Researchers at the University of Nottingham came to this conclusion using a method called the Astrobiological Copernican limits.
Are there other civilizations like ours in the Universe? This is one of the most intriguing questions since humanity first looked at the night sky. And a new study led by researchers at the University of Nottingham, UK, promises to be another step towards the answer.
The research, published on Monday (15) in the Astrophysical Journal, suggests that more than 30 civilizations with intelligent life may exist in the Milky Way. According to the researchers, this is a huge improvement over other estimates that establish numbers from zero to billions.
To estimate this number, scientists assumed that intelligent life forms on other planets are similar to those on Earth. “There should be at least a few dozen active civilizations in our Galaxy under the assumption that it takes 5 billion years for intelligent life to form on other planets, as on Earth,” said Christopher Conselice, who led the study, in a statement.
As the researchers explain, the method they used considers the theory of natural selection, but on a cosmic scale, and is called the Astrobiological Copernican limits. They also took into account other astronomical aspects, such as the existence of stars close to where these societies would be.
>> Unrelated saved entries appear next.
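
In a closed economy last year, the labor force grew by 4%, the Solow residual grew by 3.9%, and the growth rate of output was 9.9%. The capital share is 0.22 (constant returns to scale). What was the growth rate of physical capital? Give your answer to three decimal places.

Physical capital grew 13.091%.

Labor's share = 1 − 0.22 = 0.78.
gY = gA + 0.78×4 + 0.22×g.
0.22×g = 9.9 − 3.9 − 3.12 = 2.88.
g = 2.88 / 0.22 = 13.09091%.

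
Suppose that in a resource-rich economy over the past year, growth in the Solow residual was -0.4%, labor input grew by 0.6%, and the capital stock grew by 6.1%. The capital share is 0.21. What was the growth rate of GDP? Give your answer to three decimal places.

1.355%

Labor's share = 1 − 0.21 = 0.79.
The capital stock: 0.21 × 6.1 = 1.281 pp.
Labor input: 0.79 × 0.6 = 0.474 pp.
Output growth = -0.4 + 1.755 = 1.355%.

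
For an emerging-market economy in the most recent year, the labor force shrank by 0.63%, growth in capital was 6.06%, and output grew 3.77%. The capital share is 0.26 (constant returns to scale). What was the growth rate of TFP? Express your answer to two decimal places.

Labor's share = 1 − 0.26 = 0.74.
Capital: 0.26 × 6.06 = 1.5756 pp.
The labor force: 0.74 × (-0.63) = -0.4662 pp.
TFP growth = 3.77 − 1.1094 = 2.6606%.

2.66%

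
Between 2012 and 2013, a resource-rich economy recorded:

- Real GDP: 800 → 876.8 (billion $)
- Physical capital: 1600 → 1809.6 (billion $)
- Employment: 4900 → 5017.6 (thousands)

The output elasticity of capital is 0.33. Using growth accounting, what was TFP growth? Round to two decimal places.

3.67%

Real GDP growth = (876.8 − 800) / 800 = 9.6%.
Physical capital growth = (1809.6 − 1600) / 1600 = 13.1%.
Employment growth = (5017.6 − 4900) / 4900 = 2.4%.
Labor's share = 1 − 0.33 = 0.67.
Physical capital: 0.33 × 13.1 = 4.323 pp.
Employment: 0.67 × 2.4 = 1.608 pp.
TFP growth = 9.6 − 5.931 = 3.669%.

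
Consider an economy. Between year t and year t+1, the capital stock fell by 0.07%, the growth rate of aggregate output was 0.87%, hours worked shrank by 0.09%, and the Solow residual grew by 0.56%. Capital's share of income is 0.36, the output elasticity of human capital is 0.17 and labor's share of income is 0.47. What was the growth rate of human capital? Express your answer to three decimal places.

Human capital growth was 2.221%.

Labor's share = 1 − 0.36 − 0.17 = 0.47.
gY = gA + 0.36×(-0.07) + 0.47×(-0.09) + 0.17×g.
0.17×g = 0.87 − 0.56 + 0.0675 = 0.3775.
g = 0.3775 / 0.17 = 2.22059%.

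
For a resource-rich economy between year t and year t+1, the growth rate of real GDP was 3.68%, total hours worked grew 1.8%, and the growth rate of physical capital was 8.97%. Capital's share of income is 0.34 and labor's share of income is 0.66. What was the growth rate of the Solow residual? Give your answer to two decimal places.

Labor's share = 1 − 0.34 = 0.66.
Physical capital: 0.34 × 8.97 = 3.0498 pp.
Total hours worked: 0.66 × 1.8 = 1.188 pp.
TFP growth = 3.68 − 4.2378 = -0.5578%.

-0.56%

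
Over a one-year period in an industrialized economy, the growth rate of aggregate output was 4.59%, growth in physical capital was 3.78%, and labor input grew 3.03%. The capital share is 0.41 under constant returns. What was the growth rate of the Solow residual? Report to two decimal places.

1.25%

Labor's share = 1 − 0.41 = 0.59.
Physical capital: 0.41 × 3.78 = 1.5498 pp.
Labor input: 0.59 × 3.03 = 1.7877 pp.
TFP growth = 4.59 − 3.3375 = 1.2525%.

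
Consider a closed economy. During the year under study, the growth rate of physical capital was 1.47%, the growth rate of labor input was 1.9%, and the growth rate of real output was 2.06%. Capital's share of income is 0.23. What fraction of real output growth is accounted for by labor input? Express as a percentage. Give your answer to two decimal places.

Labor's share = 1 − 0.23 = 0.77.
Labor input contributed 0.77 × 1.9 = 1.463 pp.
Share of growth = 1.463 / 2.06 × 100 = 71.0194%.

Labor input accounted for 71.02% of growth.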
“The classic method for estimating the number of intelligent civilizations relies on making guesses of values relating to life, whereby opinions about such matters vary quite substantially,” said Tom Westby, one of the study’s authors. “Our new study simplifies these assumptions using new data, giving us a solid estimate of the number of civilizations in our Galaxy.”
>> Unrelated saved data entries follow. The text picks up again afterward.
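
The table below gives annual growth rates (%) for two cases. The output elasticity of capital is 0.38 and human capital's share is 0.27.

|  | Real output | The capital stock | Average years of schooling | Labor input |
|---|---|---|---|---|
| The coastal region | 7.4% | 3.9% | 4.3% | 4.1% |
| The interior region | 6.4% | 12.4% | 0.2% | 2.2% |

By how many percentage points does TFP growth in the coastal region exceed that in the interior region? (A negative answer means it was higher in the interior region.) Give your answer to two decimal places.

2.46 percentage points

Labor's share = 1 − 0.38 − 0.27 = 0.35.
The coastal region: TFP = 7.4 − 1.482 − 1.161 − 1.435 = 3.322%.
The interior region: TFP = 6.4 − 4.712 − 0.054 − 0.77 = 0.864%.
Difference = 3.322 − (0.864) = 2.458 pp.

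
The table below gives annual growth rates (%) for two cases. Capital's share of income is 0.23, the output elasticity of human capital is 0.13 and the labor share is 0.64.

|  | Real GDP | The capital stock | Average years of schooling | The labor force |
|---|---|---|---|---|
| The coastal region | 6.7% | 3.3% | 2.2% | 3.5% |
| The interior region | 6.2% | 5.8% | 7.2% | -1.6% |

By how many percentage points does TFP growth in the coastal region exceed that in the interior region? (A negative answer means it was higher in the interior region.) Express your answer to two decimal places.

-1.54 percentage points

Labor's share = 1 − 0.23 − 0.13 = 0.64.
The coastal region: TFP = 6.7 − 0.759 − 0.286 − 2.24 = 3.415%.
The interior region: TFP = 6.2 − 1.334 − 0.936 + 1.024 = 4.954%.
Difference = 3.415 − (4.954) = -1.539 pp.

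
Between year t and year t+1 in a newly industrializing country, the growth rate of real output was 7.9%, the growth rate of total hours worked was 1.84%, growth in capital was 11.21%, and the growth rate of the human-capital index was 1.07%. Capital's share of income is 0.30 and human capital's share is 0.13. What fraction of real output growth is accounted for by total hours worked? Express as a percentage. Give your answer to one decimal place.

Labor's share = 1 − 0.3 − 0.13 = 0.57.
Total hours worked contributed 0.57 × 1.84 = 1.0488 pp.
Share of growth = 1.0488 / 7.9 × 100 = 13.276%.

Total hours worked accounted for 13.3% of growth.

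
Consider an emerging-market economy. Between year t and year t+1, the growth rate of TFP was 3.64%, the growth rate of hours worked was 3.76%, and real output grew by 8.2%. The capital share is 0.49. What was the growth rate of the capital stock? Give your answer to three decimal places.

Labor's share = 1 − 0.49 = 0.51.
gY = gA + 0.51×3.76 + 0.49×g.
0.49×g = 8.2 − 3.64 − 1.9176 = 2.6424.
g = 2.6424 / 0.49 = 5.39265%.

5.393%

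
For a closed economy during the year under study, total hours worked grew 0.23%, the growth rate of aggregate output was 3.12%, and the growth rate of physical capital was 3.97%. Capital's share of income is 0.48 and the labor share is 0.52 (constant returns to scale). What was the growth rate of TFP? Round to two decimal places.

1.09%

Labor's share = 1 − 0.48 = 0.52.
Physical capital: 0.48 × 3.97 = 1.9056 pp.
Total hours worked: 0.52 × 0.23 = 0.1196 pp.
TFP growth = 3.12 − 2.0252 = 1.0948%.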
According to the research, the number of civilizations depends on how long they have been actively sending signals of their existence to space, such as radio broadcasts from satellites and television. According to the scientists, if other technological societies have existed as long as ours, about 36 intelligent civilizations must exist in the Milky Way.
However, the distance between Earth and these worlds would be, on average, 17,000 light-years, which would make detection and communication with our current technology difficult. Furthermore, it is possible that we are the only civilization within the Milky Way that is not yet extinct, for example.
“Our new research suggests that searches for extraterrestrial intelligent civilizations not only reveals the existence of how life forms, but also gives us clues for how long our own civilization will last,” said Conselice. “If we find that intelligent life is common then this would reveal that our civilization could exist for much longer than a few hundred years, alternatively if we find that there are no active civilizations in our Galaxy it is a bad sign for our own long-term existence.”